Cette loi pourrait imposer aux plateformes accessibles aux mineurs plusieurs obligations : vérification adaptée de l’âge, limitation du profilage commercial des enfants, restriction des notifications nocturnes, protection du sommeil, limitation des mécanismes favorisant l’usage compulsif, transparence sur les systèmes de recommandation et audits indépendants des algorithmes lorsqu’ils concernent les mineurs.

La question des données personnelles devrait également être centrale. La CNDP pourrait être appelée à jouer un rôle majeur dans la protection des données des enfants et dans l'encadrement des techniques de profilage.

Mais il faut aller plus loin.

Pourquoi ne pas créer au Maroc un Fonds national pour la santé numérique de l’enfant, alimenté notamment par les sanctions financières infligées aux plateformes qui ne respecteraient pas leurs obligations ?

Ce fonds pourrait financer la recherche, la prévention dans les établissements scolaires, la formation des enseignants et des parents, le dépistage des usages problématiques et la prise en charge des jeunes en difficulté.

Il faut également poser une question fondamentale : pourquoi faire peser toute la responsabilité sur les parents ? Un père ou une mère peut confisquer le téléphone de son enfant. Mais elle ou il ne peut pas contrôler l’algorithme qui lui recommande une vidéo après l’autre.

Elle ou il peut demander à son enfant de dormir.  Mais elle ou il ne maîtrise pas nécessairement les notifications qui arrivent sur son téléphone.

Elle ou il peut expliquer les dangers des réseaux sociaux.  Mais elle ou il ne peut pas savoir pourquoi une plateforme a décidé de montrer à son enfant telle image plutôt qu'une autre.
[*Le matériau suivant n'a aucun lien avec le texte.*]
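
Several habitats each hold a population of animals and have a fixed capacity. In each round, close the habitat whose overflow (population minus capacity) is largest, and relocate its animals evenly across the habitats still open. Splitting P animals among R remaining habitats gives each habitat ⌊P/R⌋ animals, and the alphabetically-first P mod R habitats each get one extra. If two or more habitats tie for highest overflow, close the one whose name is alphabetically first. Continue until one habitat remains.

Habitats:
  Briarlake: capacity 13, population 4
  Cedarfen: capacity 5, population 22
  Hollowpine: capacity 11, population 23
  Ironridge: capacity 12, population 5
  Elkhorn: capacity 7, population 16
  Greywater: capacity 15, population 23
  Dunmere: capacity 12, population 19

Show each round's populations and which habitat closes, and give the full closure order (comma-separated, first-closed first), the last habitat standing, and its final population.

Round 1: Briarlake=4 Cedarfen=22 Dunmere=19 Elkhorn=16 Greywater=23 Hollowpine=23 Ironridge=5 → close Cedarfen (overflow 17)
  22÷6 = 3 each, +1 to first 4
Round 2: Briarlake=8 Dunmere=23 Elkhorn=20 Greywater=27 Hollowpine=26 Ironridge=8 → close Hollowpine (overflow 15)
  26÷5 = 5 each, +1 to first 1
Round 3: Briarlake=14 Dunmere=28 Elkhorn=25 Greywater=32 Ironridge=13 → close Elkhorn (overflow 18)
  25÷4 = 6 each, +1 to first 1
Round 4: Briarlake=21 Dunmere=34 Greywater=38 Ironridge=19 → close Greywater (overflow 23)
  38÷3 = 12 each, +1 to first 2
Round 5: Briarlake=34 Dunmere=47 Ironridge=31 → close Dunmere (overflow 35)
  47÷2 = 23 each, +1 to first 1
Round 6: Briarlake=58 Ironridge=54 → close Briarlake (overflow 45)
  58÷1 = 58 each, +1 to first 0

Closure order: Cedarfen, Hollowpine, Elkhorn, Greywater, Dunmere, Briarlake
Last habitat: Ironridge with 112 animals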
La protection de l'enfant ne peut donc pas être uniquement familiale. Elle doit devenir une responsabilité partagée entre les parents, l'école, l'État et les plateformes numériques.

Le Maroc dispose déjà de compétences institutionnelles, médicales, éducatives et technologiques capables d'engager cette réflexion.

Il ne s'agit pas de déclarer la guerre aux réseaux sociaux. Il ne s'agit pas non plus d'interdire aux jeunes l'accès au numérique. Il s'agit de rappeler une évidence que le marché numérique a parfois tendance à oublier : un enfant n'est pas un consommateur comme les autres.

Son cerveau est en développement. Son sommeil est précieux. Sa santé mentale est vulnérable. Son identité se construit. Son rapport au monde se façonne aussi à travers les écrans.

Alors, pourquoi attendre que les tribunaux marocains soient saisis demain de dossiers similaires ? Pour ne pas emboiter le pas aux Etats Unis et étudier les décisions américaines, les expériences britanniques et les dispositifs internationaux existants, puis construire son propre modèle de protection numérique de l'enfant.

Le véritable enjeu n'est pas de savoir combien les plateformes devront payer demain. Le véritable enjeu est de savoir combien d'enfants nous pouvons protéger aujourd'hui.